Dowling alleged that the lawsuit’s filers and Pence actually have the same goal: ensuring that Trump gets a second term.
“We can’t and couldn’t allow fraudulently certified electors to be sent to Washington DC and be counted in a presidential election,” Ward said in the video, which is addressed to members of the Arizona Republican Party.
“The 12th Amendment states that the Vice President and solely the vice president has the duty to count, legally, and legitimately cast electoral votes,” Ward said. “He could decide to look at both slates that have been sent in from the seven contested states. He could say, ‘None of those electoral votes count.’ It’s all on the shoulders of Vice President Mike Pence and we have this lawsuit to assist him in being able to do his job and to do it.”
In a brief filed Thursday, reported on by The Hill, Dowling wrote, “Ms. Ward’s video is a party admission of what is obvious: There is no real case or controversy here.
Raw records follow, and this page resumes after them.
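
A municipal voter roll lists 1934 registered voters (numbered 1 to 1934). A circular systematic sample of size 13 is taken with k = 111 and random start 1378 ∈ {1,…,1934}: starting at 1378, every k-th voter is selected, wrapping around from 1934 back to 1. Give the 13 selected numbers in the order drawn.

Selection 1: 1378
Selection 2: 1378 + 111 = 1489
Selection 3: 1489 + 111 = 1600
Selection 4: 1600 + 111 = 1711
Selection 5: 1711 + 111 = 1822
Selection 6: 1822 + 111 = 1933
Selection 7: 1933 + 111 = 2044 → 2044 − 1934 = 110
Selection 8: 110 + 111 = 221
Selection 9: 221 + 111 = 332
Selection 10: 332 + 111 = 443
Selection 11: 443 + 111 = 554
Selection 12: 554 + 111 = 665
Selection 13: 665 + 111 = 776

1378, 1489, 1600, 1711, 1822, 1933, 110, 221, 332, 443, 554, 665, 776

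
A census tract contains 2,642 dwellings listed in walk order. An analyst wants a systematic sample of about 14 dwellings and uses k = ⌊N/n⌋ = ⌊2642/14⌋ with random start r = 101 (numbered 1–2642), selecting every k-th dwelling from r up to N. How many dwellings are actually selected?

14

k = ⌊2642/14⌋ = 188
Achieved size = ⌊(2642 − 101)/188⌋ + 1 = ⌊2541/188⌋ + 1 = 13 + 1 = 14
(last selection: 101 + 13×188 = 2545 ≤ 2642; next would be 2733 > 2642)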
All plaintiffs and the lone defendant wish to achieve the same result: have Donald Trump remain as the President of the United States after January 20, 2021.”
“This lawsuit is a phony dispute,” Dowling continued, “and this court should decline plaintiffs’ invitation to swim in these political waters where it does not have proper subject matter jurisdiction over this bogus alleged controversy.”
Pence himself has asked for the case to be thrown out on technical grounds stating, “plaintiffs have sued the wrong defendant.”
The congressional approval, which occurs on January 6, is usually a formality that officially certifies the election’s winner before the inauguration. However, this year, some congressional Republicans have promised to use the 1887 law to challenge the Electoral College’s final tally.
The Electoral Count Act would require the Senate and the House to each hold a two-hour debate before voting on whether to approve electoral vote counts of states with disputed outcomes. Presumably, these disputed states would be seven blue states where Trump, his campaign lawyers and Republican politicians have filed lawsuits alleging widespread election fraud.
As of January 1, all but one of nearly 60 lawsuits alleging such voter fraud have been dismissed or withdrawn from courts due to lack of evidence. President-elect Joe Biden won the November election by over 7 million votes and 74 electoral votes.
It’s unlikely that the Republican challenge to the election’s outcome will overturn it, as a successful challenge would require majorities in both congressional chambers to vote in favor.
Newsweek contacted the Arizona Republican Party for comment.